One of the most important uncertainties for role playing games is randomness. That might seem obvious, but randomness is only one of the eleven sources of uncertainties that we’ll talk about in this series.
Randomness plays a key character: fate. It is generally used as an action resolution device, steering the story in one direction or another. The trick here is that it plays an impartial judge on the lives of the characters. If left purely to the players, who are generally rooting for their characters to succeed, the stories that are produced from the game may not have that classic rollercoaster of emotions that really make for memorable experiences. Instead, characters live and die by the unswayable third party of random.
There are two very distinct types of randomness: bias and unbiased. Each has a powerful effect on the style of game that is played. Bias random is where one outcome is simply “better” than another. For example, swinging a sword in combat can either hit or miss. A hit, obviously, is better than a miss. If one character hits, and another misses, but they’ve both spent the same resources (i.e. an action), and randomness was bias towards the character that hit. Unbiased random, on the other hand, is something that adds chaos to both sides of an equation, giving opportunity for either side to “deal with it better”, rather than favoring one outcome or the other.
Bias random is usually shunned in “higher level” circles of game design. If used as an element of uncertainty in say, a strategy game, players can get annoyed that the random is favoring their opponents, regardless of who has the better strategy. Unbias random, on the other hand, is used to introduce variety and replay-ability into a game, making it the preferred choice for those styles of games.
Don’t write off bias random completely though. One of the biggest early inspirations of gaming is gambling. When we as humans let go control of the game and roll a die or spin a wheel, we get a large shot of dopamine as we wait for the outcome. That moment is what RPGs are about. That moment is when we get to know whether our hero lives or dies.
Yes, RPGs are founded on bias random. But it’s also not as biased as you might think. One of the best twists in gaming I think comes from the fact that the mechanics are bias between characters, but not between players. No roll is necessarily good or bad for the players of an RPG. After all, they are there to find out what happens, good or bad. You can’t have a roller coaster without going down sometimes, and that’s exactly what the randomness gives us.

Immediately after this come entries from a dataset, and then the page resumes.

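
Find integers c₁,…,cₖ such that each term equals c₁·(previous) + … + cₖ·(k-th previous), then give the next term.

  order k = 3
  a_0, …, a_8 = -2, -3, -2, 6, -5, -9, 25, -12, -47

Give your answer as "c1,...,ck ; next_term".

  a_3 = -1·-2 + -2·-3 + 1·-2 = 6
  a_4 = -1·6 + -2·-2 + 1·-3 = -5
  a_5 = -1·-5 + -2·6 + 1·-2 = -9
  a_6 = -1·-9 + -2·-5 + 1·6 = 25
  a_7 = -1·25 + -2·-9 + 1·-5 = -12
  a_8 = -1·-12 + -2·25 + 1·-9 = -47
  a_9 = -1·-47 + -2·-12 + 1·25 = 96

-1,-2,1 ; 96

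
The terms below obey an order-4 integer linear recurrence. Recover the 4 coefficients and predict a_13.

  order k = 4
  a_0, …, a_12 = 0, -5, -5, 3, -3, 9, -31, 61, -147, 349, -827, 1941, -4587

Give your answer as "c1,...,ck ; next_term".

-1,2,-2,2 ; 10821

  a_4 = -1·3 + 2·-5 + -2·-5 + 2·0 = -3
  a_5 = -1·-3 + 2·3 + -2·-5 + 2·-5 = 9
  a_6 = -1·9 + 2·-3 + -2·3 + 2·-5 = -31
  a_7 = -1·-31 + 2·9 + -2·-3 + 2·3 = 61
  a_8 = -1·61 + 2·-31 + -2·9 + 2·-3 = -147
  a_9 = -1·-147 + 2·61 + -2·-31 + 2·9 = 349
  a_10 = -1·349 + 2·-147 + -2·61 + 2·-31 = -827
  a_11 = -1·-827 + 2·349 + -2·-147 + 2·61 = 1941
  a_12 = -1·1941 + 2·-827 + -2·349 + 2·-147 = -4587
  a_13 = -1·-4587 + 2·1941 + -2·-827 + 2·349 = 10821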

This I think is where RPG combat usually falls short. A big complaint of combat is that it’s completely random, and usually not influenced by strategy all that much. Some games do away with it completely, focusing on character relationships and/or world exploration. Perhaps we need to take a lesson out of the strategy game’s design book, and realize that if combat is presented as a very different kind of game, it also needs different kinds of rules. Perhaps also, however, games need to realize that combat, just like everything in RPGs, is a resolution system best left up to fate.